Oct 28, 2002
By Richard Woodman
Researchers announced plans on Monday for a major trial of a controversial stem cell therapy in patients with severe multiple sclerosis who have not responded to conventional treatment.
Professor Giovanni Mancardi from the University of Genoa in Italy said up to 240 people in 30 centres would take part, even though early studies suggest that the new therapy carries a high mortality risk as well as possible clinical benefits.
"The mortality is important and cannot be eliminated. The justification is that there is a population of MS patients who worsen rapidly in spite of conventional therapy," he told Reuters Health.
Dr. Mancardi told the European Federation of Neurological Societies congress in Vienna that a study of 16 patients he had carried out in Italy suggested that this method can suppress inflammation in severe MS for at least 2 years.
The therapy involves autologous haematopoietic stem cell transplantation, in which patients' own stored stem cells are reimplanted after drug treatment to knock out the immune system in order to stabilise the course of MS.
The mortality rate normally expected with this procedure is around 5%.
Dr.

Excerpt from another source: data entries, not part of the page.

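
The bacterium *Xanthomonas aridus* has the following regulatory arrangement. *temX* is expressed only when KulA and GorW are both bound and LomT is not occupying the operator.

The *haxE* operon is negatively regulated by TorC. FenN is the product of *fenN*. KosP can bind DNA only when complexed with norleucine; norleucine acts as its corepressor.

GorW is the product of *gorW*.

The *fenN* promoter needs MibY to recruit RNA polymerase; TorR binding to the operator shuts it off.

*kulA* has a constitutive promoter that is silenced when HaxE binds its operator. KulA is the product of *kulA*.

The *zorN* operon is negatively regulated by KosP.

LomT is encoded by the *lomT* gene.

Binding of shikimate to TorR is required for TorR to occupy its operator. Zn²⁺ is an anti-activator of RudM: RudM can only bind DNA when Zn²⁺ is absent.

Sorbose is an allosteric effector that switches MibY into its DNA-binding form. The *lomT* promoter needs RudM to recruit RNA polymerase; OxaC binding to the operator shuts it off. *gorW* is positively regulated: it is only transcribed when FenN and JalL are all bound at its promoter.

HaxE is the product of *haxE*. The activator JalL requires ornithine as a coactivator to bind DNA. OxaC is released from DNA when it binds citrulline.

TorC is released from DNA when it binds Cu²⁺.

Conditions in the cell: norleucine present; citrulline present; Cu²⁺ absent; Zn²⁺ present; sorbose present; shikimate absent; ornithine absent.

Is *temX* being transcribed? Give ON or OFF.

OFF

Citrulline is present, so OxaC is inactive.
Zn²⁺ is present, so RudM is inactive.
Required activator RudM is absent, so *lomT* is not transcribed.
So LomT is not produced.
Cu²⁺ is absent, so TorC is active.
With repressor TorC bound, *haxE* is not transcribed.
So HaxE is not produced.
With no repressor bound, *kulA* is transcribed.
So KulA is produced and active.
Sorbose is present, so MibY is active.
Shikimate is absent, so TorR is inactive.
No repressor is bound and MibY is active, so *fenN* is transcribed.
So FenN is produced and active.
Ornithine is absent, so JalL is inactive.
Required activator JalL is absent, so *gorW* is not transcribed.
So GorW is not produced.
Required activator GorW is absent, so *temX* is not transcribed.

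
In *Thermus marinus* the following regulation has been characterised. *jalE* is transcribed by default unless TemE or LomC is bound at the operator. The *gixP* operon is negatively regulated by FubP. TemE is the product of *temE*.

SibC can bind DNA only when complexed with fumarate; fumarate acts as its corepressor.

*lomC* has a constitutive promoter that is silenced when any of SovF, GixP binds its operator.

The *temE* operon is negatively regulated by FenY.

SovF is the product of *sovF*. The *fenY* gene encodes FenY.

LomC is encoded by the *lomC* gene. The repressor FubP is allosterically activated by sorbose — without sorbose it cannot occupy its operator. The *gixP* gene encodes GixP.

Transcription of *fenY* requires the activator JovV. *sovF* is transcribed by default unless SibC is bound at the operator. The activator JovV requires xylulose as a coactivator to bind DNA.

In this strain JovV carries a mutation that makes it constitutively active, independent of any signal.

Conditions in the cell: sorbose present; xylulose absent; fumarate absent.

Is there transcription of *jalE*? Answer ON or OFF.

JovV is constitutively active in this strain.
No repressor is bound and JovV is active, so *fenY* is transcribed.
So FenY is produced and active.
With repressor FenY bound, *temE* is not transcribed.
So TemE is not produced.
Fumarate is absent, so SibC is inactive.
With no repressor bound, *sovF* is transcribed.
So SovF is produced and active.
Sorbose is present, so FubP is active.
With repressor FubP bound, *gixP* is not transcribed.
So GixP is not produced.
With repressor SovF bound, *lomC* is not transcribed.
So LomC is not produced.
With no repressor bound, *jalE* is transcribed.

ON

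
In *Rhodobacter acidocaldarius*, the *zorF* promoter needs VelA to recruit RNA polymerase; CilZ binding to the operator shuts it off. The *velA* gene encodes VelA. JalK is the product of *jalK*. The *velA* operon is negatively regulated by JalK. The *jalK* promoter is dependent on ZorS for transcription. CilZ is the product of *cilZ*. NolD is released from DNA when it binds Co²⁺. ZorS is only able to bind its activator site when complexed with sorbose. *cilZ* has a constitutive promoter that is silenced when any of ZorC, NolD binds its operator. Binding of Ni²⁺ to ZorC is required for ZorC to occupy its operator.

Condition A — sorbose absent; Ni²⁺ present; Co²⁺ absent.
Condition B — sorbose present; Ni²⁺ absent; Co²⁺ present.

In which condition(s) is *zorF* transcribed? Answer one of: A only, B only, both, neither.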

Mancardi said that in his study of 16 patients, MRI scans showed a complete stop of inflammatory activity sustained with time. The median follow up was 24 months, ranging from 5 to 42 months. Also, he said, "Quality of life improved. Clinically, 14 cases remained stable or slightly improved while two cases resumed worsening after nine and 36 months respectively."
The statement announcing the findings admitted the therapy was a "high risk strategy with experts divided over whether it is appropriate to treat a non-fatal condition in this way". Dr. Mancardi said: "We realise it is a very aggressive form of treatment but for some patients it could be the only possible option."
He said plans for the major new trial would be approved by the European Bone Marrow Transplantation Society, probably before the end of October, though various ethical committees also had to give consent.
The countries so far expected to take part were Spain, Switzerland, The Netherlands, Sweden, Poland, Italy, Greece, and Turkey.
A spokesman for Britain's MS Society said: "Research into treatments
for people with very severe MS is to be encouraged. This is a new therapy
with acknowledged risks so we must be cautious about raising expectations."